Русские женщины в истории. XVIII век — страница 57 из 102

Это и был Шубин.

После долгой ссылки он прибыл в Петербург. Государыня «за невинное претерпение» Шубиным долголетних мучений одной из самых изысканных сибирских ссылок произвела его прямо в генерал-майоры и лейб-гвардии Семеновского полка в майоры, да, кроме того, пожаловала ему Александровскую ленту. Затем Шубин пожалован был богатыми вотчинами, и в том числе ему дали село Работки на Волге, в Макарьевском уезде Нижегородской губернии, где теперь часто пристают пароходы, постоянно снующие по Волге, и где до сих пор можно услышать от местных жителей предание об императрице Елизавете Петровне, о любви ее к Шубину и о благородном характере этого последнего.

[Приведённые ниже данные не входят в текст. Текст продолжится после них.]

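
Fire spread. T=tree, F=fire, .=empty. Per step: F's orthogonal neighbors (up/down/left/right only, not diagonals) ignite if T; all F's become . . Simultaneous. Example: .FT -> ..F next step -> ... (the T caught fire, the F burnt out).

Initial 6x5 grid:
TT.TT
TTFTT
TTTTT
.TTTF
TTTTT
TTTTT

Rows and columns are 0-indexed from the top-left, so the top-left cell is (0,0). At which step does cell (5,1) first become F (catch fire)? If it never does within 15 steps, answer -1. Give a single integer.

Step 1: cell (5,1)='T' (+6 fires, +2 burnt)
Step 2: cell (5,1)='T' (+9 fires, +6 burnt)
Step 3: cell (5,1)='T' (+6 fires, +9 burnt)
Step 4: cell (5,1)='T' (+2 fires, +6 burnt)
Step 5: cell (5,1)='F' (+2 fires, +2 burnt)
  -> target ignites at step 5
Step 6: cell (5,1)='.' (+1 fires, +2 burnt)
Step 7: cell (5,1)='.' (+0 fires, +1 burnt)
  fire out at step 7

5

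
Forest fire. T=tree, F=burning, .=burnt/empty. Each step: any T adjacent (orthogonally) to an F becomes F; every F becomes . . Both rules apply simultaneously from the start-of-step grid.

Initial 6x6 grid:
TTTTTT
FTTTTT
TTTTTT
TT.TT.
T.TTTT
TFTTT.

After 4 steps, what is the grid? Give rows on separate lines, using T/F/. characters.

Step 1: 5 trees catch fire, 2 burn out
  FTTTTT
  .FTTTT
  FTTTTT
  TT.TT.
  T.TTTT
  F.FTT.
Step 2: 7 trees catch fire, 5 burn out
  .FTTTT
  ..FTTT
  .FTTTT
  FT.TT.
  F.FTTT
  ...FT.
Step 3: 6 trees catch fire, 7 burn out
  ..FTTT
  ...FTT
  ..FTTT
  .F.TT.
  ...FTT
  ....F.
Step 4: 5 trees catch fire, 6 burn out
  ...FTT
  ....FT
  ...FTT
  ...FT.
  ....FT
  ......

...FTT
....FT
...FTT
...FT.
....FT
......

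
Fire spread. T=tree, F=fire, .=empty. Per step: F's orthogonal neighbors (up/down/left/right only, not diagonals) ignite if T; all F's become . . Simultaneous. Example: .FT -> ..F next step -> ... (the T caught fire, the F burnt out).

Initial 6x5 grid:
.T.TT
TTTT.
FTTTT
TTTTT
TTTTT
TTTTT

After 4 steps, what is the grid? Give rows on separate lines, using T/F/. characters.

Step 1: 3 trees catch fire, 1 burn out
  .T.TT
  FTTT.
  .FTTT
  FTTTT
  TTTTT
  TTTTT
Step 2: 4 trees catch fire, 3 burn out
  .T.TT
  .FTT.
  ..FTT
  .FTTT
  FTTTT
  TTTTT
Step 3: 6 trees catch fire, 4 burn out
  .F.TT
  ..FT.
  ...FT
  ..FTT
  .FTTT
  FTTTT
Step 4: 5 trees catch fire, 6 burn out
  ...TT
  ...F.
  ....F
  ...FT
  ..FTT
  .FTTT

...TT
...F.
....F
...FT
..FTT
.FTTT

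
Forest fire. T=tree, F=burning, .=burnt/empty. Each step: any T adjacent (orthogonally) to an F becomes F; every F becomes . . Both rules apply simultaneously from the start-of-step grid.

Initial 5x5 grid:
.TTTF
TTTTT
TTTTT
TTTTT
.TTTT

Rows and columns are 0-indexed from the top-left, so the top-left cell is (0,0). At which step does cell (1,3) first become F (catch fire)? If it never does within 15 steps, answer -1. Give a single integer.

Step 1: cell (1,3)='T' (+2 fires, +1 burnt)
Step 2: cell (1,3)='F' (+3 fires, +2 burnt)
  -> target ignites at step 2
Step 3: cell (1,3)='.' (+4 fires, +3 burnt)
Step 4: cell (1,3)='.' (+4 fires, +4 burnt)
Step 5: cell (1,3)='.' (+4 fires, +4 burnt)
Step 6: cell (1,3)='.' (+3 fires, +4 burnt)
Step 7: cell (1,3)='.' (+2 fires, +3 burnt)
Step 8: cell (1,3)='.' (+0 fires, +2 burnt)
  fire out at step 8

2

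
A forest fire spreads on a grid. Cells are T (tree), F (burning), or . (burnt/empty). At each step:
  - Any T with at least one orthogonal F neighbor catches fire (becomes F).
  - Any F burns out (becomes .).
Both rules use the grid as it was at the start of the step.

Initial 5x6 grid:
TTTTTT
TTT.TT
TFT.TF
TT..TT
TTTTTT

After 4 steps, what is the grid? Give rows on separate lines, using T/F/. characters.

Step 1: 7 trees catch fire, 2 burn out
  TTTTTT
  TFT.TF
  F.F.F.
  TF..TF
  TTTTTT
Step 2: 9 trees catch fire, 7 burn out
  TFTTTF
  F.F.F.
  ......
  F...F.
  TFTTTF
Step 3: 6 trees catch fire, 9 burn out
  F.FTF.
  ......
  ......
  ......
  F.FTF.
Step 4: 2 trees catch fire, 6 burn out
  ...F..
  ......
  ......
  ......
  ...F..

...F..
......
......
......
...F..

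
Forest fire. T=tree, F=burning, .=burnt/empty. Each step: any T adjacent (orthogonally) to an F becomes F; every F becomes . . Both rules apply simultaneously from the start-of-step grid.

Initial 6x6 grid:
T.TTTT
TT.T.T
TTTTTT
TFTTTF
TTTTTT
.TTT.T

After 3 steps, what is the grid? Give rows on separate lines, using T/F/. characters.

Step 1: 7 trees catch fire, 2 burn out
  T.TTTT
  TT.T.T
  TFTTTF
  F.FTF.
  TFTTTF
  .TTT.T
Step 2: 11 trees catch fire, 7 burn out
  T.TTTT
  TF.T.F
  F.FTF.
  ...F..
  F.FTF.
  .FTT.F
Step 3: 5 trees catch fire, 11 burn out
  T.TTTF
  F..T..
  ...F..
  ......
  ...F..
  ..FT..

T.TTTF
F..T..
...F..
......
...F..
..FT..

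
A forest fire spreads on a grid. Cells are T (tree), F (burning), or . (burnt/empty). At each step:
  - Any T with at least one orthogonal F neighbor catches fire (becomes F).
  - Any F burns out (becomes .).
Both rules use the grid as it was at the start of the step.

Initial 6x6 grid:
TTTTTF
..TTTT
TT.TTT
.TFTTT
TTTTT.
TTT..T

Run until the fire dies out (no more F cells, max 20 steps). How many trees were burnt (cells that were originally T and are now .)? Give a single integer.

Answer: 26

Derivation:
Step 1: +5 fires, +2 burnt (F count now 5)
Step 2: +9 fires, +5 burnt (F count now 9)
Step 3: +8 fires, +9 burnt (F count now 8)
Step 4: +3 fires, +8 burnt (F count now 3)
Step 5: +1 fires, +3 burnt (F count now 1)
Step 6: +0 fires, +1 burnt (F count now 0)
Fire out after step 6
Initially T: 27, now '.': 35
Total burnt (originally-T cells now '.'): 26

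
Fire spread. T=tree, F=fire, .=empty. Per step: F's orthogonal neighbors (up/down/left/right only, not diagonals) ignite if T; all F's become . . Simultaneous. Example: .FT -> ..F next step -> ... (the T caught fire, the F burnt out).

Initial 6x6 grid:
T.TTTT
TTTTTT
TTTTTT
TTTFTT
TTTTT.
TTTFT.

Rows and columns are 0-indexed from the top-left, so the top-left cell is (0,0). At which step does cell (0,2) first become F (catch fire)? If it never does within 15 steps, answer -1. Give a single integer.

Step 1: cell (0,2)='T' (+6 fires, +2 burnt)
Step 2: cell (0,2)='T' (+8 fires, +6 burnt)
Step 3: cell (0,2)='T' (+8 fires, +8 burnt)
Step 4: cell (0,2)='F' (+6 fires, +8 burnt)
  -> target ignites at step 4
Step 5: cell (0,2)='.' (+2 fires, +6 burnt)
Step 6: cell (0,2)='.' (+1 fires, +2 burnt)
Step 7: cell (0,2)='.' (+0 fires, +1 burnt)
  fire out at step 7

4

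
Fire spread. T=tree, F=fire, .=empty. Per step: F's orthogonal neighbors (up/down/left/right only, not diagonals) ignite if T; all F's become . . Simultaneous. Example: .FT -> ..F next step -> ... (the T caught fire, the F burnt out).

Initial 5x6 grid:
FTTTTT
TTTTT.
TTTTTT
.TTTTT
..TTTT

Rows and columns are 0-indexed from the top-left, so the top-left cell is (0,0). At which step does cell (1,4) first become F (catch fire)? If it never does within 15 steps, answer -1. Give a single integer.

Step 1: cell (1,4)='T' (+2 fires, +1 burnt)
Step 2: cell (1,4)='T' (+3 fires, +2 burnt)
Step 3: cell (1,4)='T' (+3 fires, +3 burnt)
Step 4: cell (1,4)='T' (+4 fires, +3 burnt)
Step 5: cell (1,4)='F' (+4 fires, +4 burnt)
  -> target ignites at step 5
Step 6: cell (1,4)='.' (+3 fires, +4 burnt)
Step 7: cell (1,4)='.' (+3 fires, +3 burnt)
Step 8: cell (1,4)='.' (+2 fires, +3 burnt)
Step 9: cell (1,4)='.' (+1 fires, +2 burnt)
Step 10: cell (1,4)='.' (+0 fires, +1 burnt)
  fire out at step 10

5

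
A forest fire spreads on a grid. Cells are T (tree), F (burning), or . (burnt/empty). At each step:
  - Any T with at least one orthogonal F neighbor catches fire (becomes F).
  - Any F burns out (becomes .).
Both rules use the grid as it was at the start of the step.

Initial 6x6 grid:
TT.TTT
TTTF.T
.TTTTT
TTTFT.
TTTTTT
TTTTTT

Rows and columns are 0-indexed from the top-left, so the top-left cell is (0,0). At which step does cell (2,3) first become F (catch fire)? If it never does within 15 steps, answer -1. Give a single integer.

Step 1: cell (2,3)='F' (+6 fires, +2 burnt)
  -> target ignites at step 1
Step 2: cell (2,3)='.' (+8 fires, +6 burnt)
Step 3: cell (2,3)='.' (+10 fires, +8 burnt)
Step 4: cell (2,3)='.' (+5 fires, +10 burnt)
Step 5: cell (2,3)='.' (+1 fires, +5 burnt)
Step 6: cell (2,3)='.' (+0 fires, +1 burnt)
  fire out at step 6

1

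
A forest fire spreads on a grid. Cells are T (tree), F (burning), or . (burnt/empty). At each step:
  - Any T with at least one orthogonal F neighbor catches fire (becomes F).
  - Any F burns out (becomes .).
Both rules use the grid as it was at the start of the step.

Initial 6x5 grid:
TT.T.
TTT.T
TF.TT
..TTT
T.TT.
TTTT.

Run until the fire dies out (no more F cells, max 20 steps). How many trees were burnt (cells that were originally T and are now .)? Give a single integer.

Answer: 6

Derivation:
Step 1: +2 fires, +1 burnt (F count now 2)
Step 2: +3 fires, +2 burnt (F count now 3)
Step 3: +1 fires, +3 burnt (F count now 1)
Step 4: +0 fires, +1 burnt (F count now 0)
Fire out after step 4
Initially T: 20, now '.': 16
Total burnt (originally-T cells now '.'): 6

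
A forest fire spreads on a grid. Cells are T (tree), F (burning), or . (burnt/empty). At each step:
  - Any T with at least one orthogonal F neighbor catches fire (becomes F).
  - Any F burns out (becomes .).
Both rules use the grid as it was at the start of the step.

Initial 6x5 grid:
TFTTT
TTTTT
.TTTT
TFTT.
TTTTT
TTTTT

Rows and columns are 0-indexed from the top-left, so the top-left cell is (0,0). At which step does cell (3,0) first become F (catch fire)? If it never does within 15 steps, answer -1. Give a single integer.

Step 1: cell (3,0)='F' (+7 fires, +2 burnt)
  -> target ignites at step 1
Step 2: cell (3,0)='.' (+8 fires, +7 burnt)
Step 3: cell (3,0)='.' (+6 fires, +8 burnt)
Step 4: cell (3,0)='.' (+4 fires, +6 burnt)
Step 5: cell (3,0)='.' (+1 fires, +4 burnt)
Step 6: cell (3,0)='.' (+0 fires, +1 burnt)
  fire out at step 6

1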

Этот первый любимец Елизаветы Петровны недолго, впрочем, оставался при дворе, где его место уже занято было более, чем он, счастливым соперником – Разумовским. Притом же Камчатка и физически, и морально добила Шубина: он весь погрузился в набожность, дошедшую до аскетизма, и в 1744 году просил увольнения от службы. Императрица согласилась на удовлетворение его просьбы. Прощаясь с человеком, который когда-то был ей очень дорог, она подарила ему драгоценный образ Спасителя и часть ризы Господней. Священные сокровища эти до сих пор хранятся в Работках в местной приходской церкви как историческая память о дочери Петра Великого.

Но обратимся к отношениям, существовавшим между Елизаветой Петровной и Разумовским.

Выше мы заметили, что обстоятельства личной, индивидуальной жизни исторических деятелей бывают не менее важны, чем государственная и общественная их деятельность – деятельность, которая не всегда служит выражением личной самодеятельности, тем более царственных особ, а лишь отражает собою общий ход дел, общие потребности страны и времени или же коллективную деятельность правительства и общества.

Отчасти этого мнения мы держимся и в данном случае.

Вступив на престол 25 ноября 1741 года, Елизавета Петровна еще более приблизила к себе своего любимца Разумовского, сделала его действительным камергером, затем обер-егермейстером, а при торжестве своей коронации, 25 апреля 1742 года, возложила на него Андреевскую ленту.

Счастье, так сказать, хлынуло потоком на любимца императрицы: викарий Римской империи, курфист саксонский, возвел Разумовского в графы Римской империи, а Елизавета Петровна, не желая уступить в щедрости курфисту, пожаловала своему фавориту графское достоинство Российской империи.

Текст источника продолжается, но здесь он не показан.